Afinal de contas, a gaúcha acompanha o mundo das corridas, de perto, desde 2008, na Globo e, a partir de 2021, no Grupo Bandeirantes. Entre uma viagem e outra, ela arrumou um tempinho para falar com o site.
Confira a entrevista na íntegra.
Nas Pistas: Segundo dados do GP Brasil, a presença de mulheres, na prova, saltou de 20,7% para 35,4% em 2022. A que fator você atribui esse aumento, visto que a F1 tem etapas em lugares como Arábia Saudita?
Mariana Becker: O interesse feminino se deve a uma série de fatores: popularização do esporte graças à série Drive to Survive, a abertura das mídias sociais, a presença dos e-sports, e também a representatividade de mulheres reportando à F1. Enquanto a mulher, a menina, não se vê representada dentro de um carro de corrida, ela se vê através das repórteres, das comentaristas. O mundo não é mais exclusivamente masculino e ela se sente mais acolhida.
NP: Muitos jovens passaram a se interessar pela categoria com o “Drive To Survive”. Você também percebe esse movimento em suas redes sociais, por exemplo?
Mariana: Sinto bastante esse movimento, tenho seguidores de todas as idades. No início, era uma galera dos 40+ e agora tem uma garotada da idade dos pilotos de 22, 23 anos, inclusive crianças. Mesmo na noite de autógrafos do meu livro (Não Inventa, Mariana! Ed. Labrador), que não é essencialmente de F1, vi uma dupla super comum na fila: a filha de 15 e o pai de 50 anos. A F1 tem um novo perfil de público e um novo perfil de cobertura também.
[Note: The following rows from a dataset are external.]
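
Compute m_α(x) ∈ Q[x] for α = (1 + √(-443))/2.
m_α(x) = x^2 - x + 111

From 2α - 1 = √(-443), squaring gives (2α - 1)^2 = -443, i.e. 4α^2 - 4α + 1 = -443, so α^2 - α + (1 + 443)/4 = 0. Since -443 ≡ 1 (mod 4), (1 + 443)/4 = 111 ∈ Z. The polynomial x^2 - x + 111 has discriminant 1 - 4·(111) = -443, which is not a perfect square in Q (d = -443 is squarefree and ≠ 1), so x^2 - x + 111 is irreducible over Q. It is the minimal polynomial of α.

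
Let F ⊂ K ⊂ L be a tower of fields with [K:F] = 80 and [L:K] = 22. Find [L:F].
[L:F] = 1760

The tower law says that for any tower of field extensions F ⊂ K ⊂ L with finite degrees, [L:F] = [L:K] · [K:F]. Here this gives [L:F] = 22 · 80 = 1760.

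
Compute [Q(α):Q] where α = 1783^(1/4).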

É importante informar quem entende e acolher quem tá chegando, explicar.
NP: Crê que projetos como o Girls On Track da FIA são para valer?
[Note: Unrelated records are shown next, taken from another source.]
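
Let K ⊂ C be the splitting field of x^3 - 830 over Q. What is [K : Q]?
[K : Q] = 6

The roots of x^3 - 830 are ∛830, ω∛830, ω^2∛830 where ω = e^(2πi/3) is a primitive cube root of unity, so K = Q(∛830, ω). Now [Q(∛830):Q] = 3 (since 830 is not a perfect cube, x^3 - 830 is irreducible) and [Q(ω):Q] = 2. Both 2 and 3 divide [K:Q], and [K:Q] ≤ 3·2 = 6, so [K:Q] = 6. (Equivalently: Q(∛830) ⊂ R but ω ∉ R, so [K : Q(∛830)] = 2.)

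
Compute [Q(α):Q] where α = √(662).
[Q(α):Q] = 2

[Q(α):Q] equals the degree of the minimal polynomial of α. Here α^2 = 662 and x^2 - 662 is irreducible (d = 662 is squarefree, ≠ 1, hence not a square), so deg(m_α) = 2. Thus [Q(α):Q] = 2.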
Mariana: A Fórmula W acabou antes do fim do campeonato. Agora, existe a F1 Academy com um campeonato garantido e ainda o Girls On Track. Acho importantíssimo que haja estas iniciativas. Comecei a cobrir F1 numa época em que ririam de propostas como estas. No entanto, ainda estamos longe do objetivo final que é ter mais mulheres em todas as categorias do automobilismo e alcançar a F1, estes são projetos de médio/longo prazo que precisam de resiliência. Olhe pra trás e veja quantas décadas homens correm de carro, olhe pra trás e veja há quantas décadas que mulheres dirigem nas ruas. Estou falando de quantidade e não de casos isolados, a minha mãe faz parte dessa primeira geração. Até hoje se ouve: tinha que ser mulher. Portanto é preciso insistência e investimento. Talento e capacidade, obviamente existem, mas não se pode viver de exceções.
NP: Acredita que você entrevistará mulheres pilotos de F1, ainda?
Mariana: Não sei, mas com certeza seria muito legal. Eu entrevistei a primeira delas, a (ex-piloto) Maria Theresa de Filipis, correu com Fangio. Também entrevistei Suzie Wolff, que chegou a fazer treinos livres pela Williams, e a Maria de Villota, morreu depois de um grave acidente em um dia de treinos. Ainda ouvi no padoque “ também né…” Eu gostaria muito que tivessem mulher e mesmo que eu não esteja mais cobrindo a F1, passo no padock só pra entrevistar (risos).
NP: No dia a dia das corridas temos você e a Julianne Cerasoli (produtora) na equipe da Band. Já se sentem respeitadas perante a jornalistas homens no paddock?
Mariana: Sim, sentimos. Claro que demorou, vieram muitos “testes” pra saber se eu sabia mesmo do que eu estava falando, diminuição de valor da informação, desconfiança, mas isso foi passando e hoje não há diferença. Às vezes tem que ter paciência mas não é algo que me afeta mais.